# Opinion on adding foam board insulation on the interior over existing drywall.



## CaptainRon (Jan 12, 2015)

Greetings all.

I'm doing a small remodel on a 100 year old home to use as rental property. There is zero insulation in the walls. The walls have the original lath and plaster with 1/2" drywall over that. I really don't want to tear all that out and open the walls. I'm not a big fan of blowing in insulation from the outside. For one, it's too expensive for this project and I know there can be issues with putting insulation in the walls of old houses because there's no vapor barrier behind the plaster. I know there are many opinions on the subject. I've opened the walls of old houses before to find the insulation wet and moldy due to the lack of a moisture barrier on the inside. I thought perhaps I could install 1" foil faced foam board over the existing walls, fur it out and install 3/8" drywall over that. I know the R-value would be minimal, but it's better than zero R-value and should help at least some to slow down the heat transfer. My concern is, will this also create a moisture problem. Will moisture be trapped between the foam board and the new sheetrock? Any and all opinions would be appreciated. Thanks.


----------



## knucklehead (Mar 2, 2009)

Where are you from?


----------



## knucklehead (Mar 2, 2009)

You need to convince me that you are really a contractor, then I will offer my advice.


----------



## CaptainRon (Jan 12, 2015)

I'm in Central Illinois.


----------



## jaydee (Mar 20, 2014)

Blow insulation from inside


----------



## CaptainRon (Jan 12, 2015)

_"You need to convince me that you are really a contractor, then I will offer my advice."_

Well, I'm not exactly sure how I can convince you, but I've been a contractor for 30 years. I was a sub-contractor for a home builder early on in my career for 8 years before I went on my own. I do small residential remodels (kitchens, baths, etc.) but mostly manage rental property, doing the maintenance, repairs and turn overs. I own a few rental properties myself and just picked up this house I'm working on now.


----------



## CaptainRon (Jan 12, 2015)

jaydee said:


> Blow insulation from inside


My concern with blowing in insulation whether it be from the inside or the outside is the issue of creating a moisture problem since there's no vapor barrier behind the plaster. I have seen evidence of this problem when I've opened up walls in older homes that had insulation blown in. I realize there are opposing opinions on this.


----------



## mako1 (Sep 1, 2013)

I would be afraid ,witout knowing more about the house,of moisture getting trapped between the foam and drywall.You will also have to extend all the jambs and outlets 1 3/8".Sounds like a lot of work for minimal gain.IMO


----------



## jaydee (Mar 20, 2014)

I would rather do that, then install foam board, blue board, plaster and re trim every window, door and install all new baseboard,


----------



## TimNJ (Sep 7, 2005)

Gut it.
It will be cheaper and less time consuming in the long run along with better results and improvement to the property value.


----------



## jaydee (Mar 20, 2014)

TimNJ said:


> Gut it.
> It will be cheaper and less time consuming in the long run along with better results and improvement to the property value.

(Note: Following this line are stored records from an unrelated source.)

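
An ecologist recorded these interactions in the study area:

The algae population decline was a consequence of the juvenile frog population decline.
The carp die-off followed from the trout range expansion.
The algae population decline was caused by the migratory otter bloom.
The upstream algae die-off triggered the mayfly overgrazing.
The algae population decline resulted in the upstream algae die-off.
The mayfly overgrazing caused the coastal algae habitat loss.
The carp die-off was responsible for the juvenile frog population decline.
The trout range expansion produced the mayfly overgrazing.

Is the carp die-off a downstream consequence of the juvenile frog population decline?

No

The juvenile frog population decline leads to the algae population decline, the upstream algae die-off, the mayfly overgrazing, the coastal algae habitat loss; the carp die-off is not among them.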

But it so dusty ....:laughing:


----------



## CaptainRon (Jan 12, 2015)

mako1 said:


> I would be afraid ,witout knowing more about the house,of moisture getting trapped between the foam and drywall.You will also have to extend all the jambs and outlets 1 3/8".Sounds like a lot of work for minimal gain.IMO


Hey there. You're actually in my town. Yeah, I realize I'll have to extend some outlets and it would only affect one window which I just replaced, so it's not trimmed out yet. And actually, it's not all the exterior walls. The house has had much newer additions added to two sides of it, so those walls became interior walls. I also thought by adding furring strips over the foam it would create an area of dead air space between the sheetrock and foam that would add additional R-value to it.


----------



## SLSTech (Sep 13, 2008)

CaptainRon said:


> My concern with blowing in insulation whether it be from the inside or the outside is the issue of creating a moisture problem since there's no vapor barrier behind the plaster. I have seen evidence of this problem when I've opened up walls in older homes that had insulation blown in. I realize there are opposing opinions on this.

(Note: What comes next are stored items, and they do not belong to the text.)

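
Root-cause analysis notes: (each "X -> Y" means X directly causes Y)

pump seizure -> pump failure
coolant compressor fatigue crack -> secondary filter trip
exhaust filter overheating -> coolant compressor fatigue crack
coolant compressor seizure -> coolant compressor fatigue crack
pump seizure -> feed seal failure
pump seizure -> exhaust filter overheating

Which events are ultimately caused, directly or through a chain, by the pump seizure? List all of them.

the coolant compressor fatigue crack, the exhaust filter overheating, the feed seal failure, the pump failure, the secondary filter trip

Direct effects: the pump failure, the exhaust filter overheating, the feed seal failure.
2 steps out: the coolant compressor fatigue crack.
3 steps out: the secondary filter trip.
Not reachable from it: the coolant compressor seizure.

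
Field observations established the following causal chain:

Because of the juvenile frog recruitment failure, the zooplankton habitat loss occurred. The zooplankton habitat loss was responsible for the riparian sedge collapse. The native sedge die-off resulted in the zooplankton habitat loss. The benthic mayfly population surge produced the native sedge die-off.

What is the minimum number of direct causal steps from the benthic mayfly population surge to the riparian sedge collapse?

3

Shortest chain: the benthic mayfly population surge → the native sedge die-off → the zooplankton habitat loss → the riparian sedge collapse.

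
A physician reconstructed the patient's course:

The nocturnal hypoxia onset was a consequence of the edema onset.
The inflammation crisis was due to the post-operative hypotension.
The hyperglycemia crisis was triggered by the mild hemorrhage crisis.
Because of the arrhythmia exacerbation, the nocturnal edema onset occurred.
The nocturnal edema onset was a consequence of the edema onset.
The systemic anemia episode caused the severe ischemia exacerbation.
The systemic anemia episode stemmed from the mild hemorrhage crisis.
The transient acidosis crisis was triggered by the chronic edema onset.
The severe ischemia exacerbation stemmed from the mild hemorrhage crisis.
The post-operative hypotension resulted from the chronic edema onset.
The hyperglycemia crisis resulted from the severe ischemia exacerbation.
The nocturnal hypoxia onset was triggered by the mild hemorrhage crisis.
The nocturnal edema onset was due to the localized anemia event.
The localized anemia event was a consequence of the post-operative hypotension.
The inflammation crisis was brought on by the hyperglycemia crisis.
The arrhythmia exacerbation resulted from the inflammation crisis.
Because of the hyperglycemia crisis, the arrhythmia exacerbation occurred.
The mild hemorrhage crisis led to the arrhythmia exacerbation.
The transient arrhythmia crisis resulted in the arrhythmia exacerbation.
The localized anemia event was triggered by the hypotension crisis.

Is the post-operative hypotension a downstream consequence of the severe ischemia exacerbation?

The severe ischemia exacerbation leads to the hyperglycemia crisis, the inflammation crisis, the arrhythmia exacerbation, the nocturnal edema onset; the post-operative hypotension is not among them.

No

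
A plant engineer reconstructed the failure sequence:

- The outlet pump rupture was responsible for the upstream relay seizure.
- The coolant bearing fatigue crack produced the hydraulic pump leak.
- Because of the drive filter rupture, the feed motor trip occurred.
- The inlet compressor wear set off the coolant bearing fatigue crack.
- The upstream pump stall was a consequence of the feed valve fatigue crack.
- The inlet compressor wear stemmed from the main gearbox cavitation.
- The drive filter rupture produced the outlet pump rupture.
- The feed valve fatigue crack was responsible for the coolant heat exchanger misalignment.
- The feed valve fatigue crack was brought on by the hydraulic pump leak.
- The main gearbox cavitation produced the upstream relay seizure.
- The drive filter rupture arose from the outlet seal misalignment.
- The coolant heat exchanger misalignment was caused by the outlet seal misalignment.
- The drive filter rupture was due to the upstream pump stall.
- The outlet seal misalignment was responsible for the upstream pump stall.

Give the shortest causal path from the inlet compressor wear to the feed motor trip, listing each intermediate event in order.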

The issue isn't lack of a vapor barrier but rather air leakage & screwy flashing details, well and high indoor humidity, plumbing leaks, ancient wiring...


----------



## Morning Wood (Jan 12, 2008)

*Opinion On Adding Foam Board Insulation On The Interior Over Existing Drywall.*

Yank the interior finish and insulate it right. Like mentioned it is air leaks and not so much vapor barrier that cause issues. You can do a pretty good job of air sealing and insulating if you gut the interior and do it right. I wouldn't even consider what you are thinking. Complete waste of time.


----------



## mako1 (Sep 1, 2013)

"Hey there. You're actually in my town"
If your last name is Miller I'm actually 2 blocks from your shop.Just trying to think of contractors here named Ron.


----------



## Eaglei (Aug 1, 2012)

You mentioned it's an investment property.I would leave it as is for now and when you have the funds available do it right .Doing it the way you mentioned is a complete waste of time and money .


----------



## CaptainRon (Jan 12, 2015)

mako1 said:


> "Hey there. You're actually in my town"
> If your last name is Miller I'm actually 2 blocks from your shop.Just trying to think of contractors here named Ron.

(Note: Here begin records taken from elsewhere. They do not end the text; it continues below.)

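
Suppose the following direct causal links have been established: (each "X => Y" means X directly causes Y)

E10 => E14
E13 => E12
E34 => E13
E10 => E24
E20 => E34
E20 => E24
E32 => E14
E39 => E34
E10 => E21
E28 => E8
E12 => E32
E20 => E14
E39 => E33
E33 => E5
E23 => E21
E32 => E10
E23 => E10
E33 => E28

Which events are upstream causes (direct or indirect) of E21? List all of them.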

No, that's not me. My company is CU General Contracting. I've been in business in Champaign/Urbana for about 30 years. Most of my work now is on rental property. Repairs, rehabs, etc. I realize what I'm purposing to do is far from the optimal solution, but I just hate tearing out old plaster walls, especially when they've also been covered with drywall. And when you get old and have achy joints, you get lazy : )


----------



## griz (Nov 26, 2009)

CaptainRon said:


> ... And when you get old and have achy joints, you get lazy : )...


and creative....:thumbsup:


----------



## TimNJ (Sep 7, 2005)

CaptainRon said:


> I just hate tearing out old plaster walls, especially when they've also been covered with drywall. And when you get old and have achy joints, you get lazy : )



Just think, you can re-live your youth.:thumbsup:


----------



## hdavis (Feb 14, 2012)

I'm assuming this is balloon framed.

Step 1: get rid of any water leaks / moisture sources

Step 2: air seal. Keep in mind, some of the old plaster interior and exterior walls will be open clear into the attic

Before step 3, make sure you don't have knob and tube in the walls. Also make sure you know how ceilings are handled - you can have some major difficulties blowing into ceilings.

Step 4 : blow the walls OR put the foamboard on the outside OR trench all the ceilings and put the foam board continous on the inside walls (except for the subfloor, etc.

If all you need is a vapor retarder, use a vapor retarder paint on the exterior walls - tear out just to put a 6 mil plastic sheet in place is a little overkill, IMO.

There is no cheap, easy, fast solution. Putting the foam board on the inside pretty much keeps you from blowing the walls later.


----------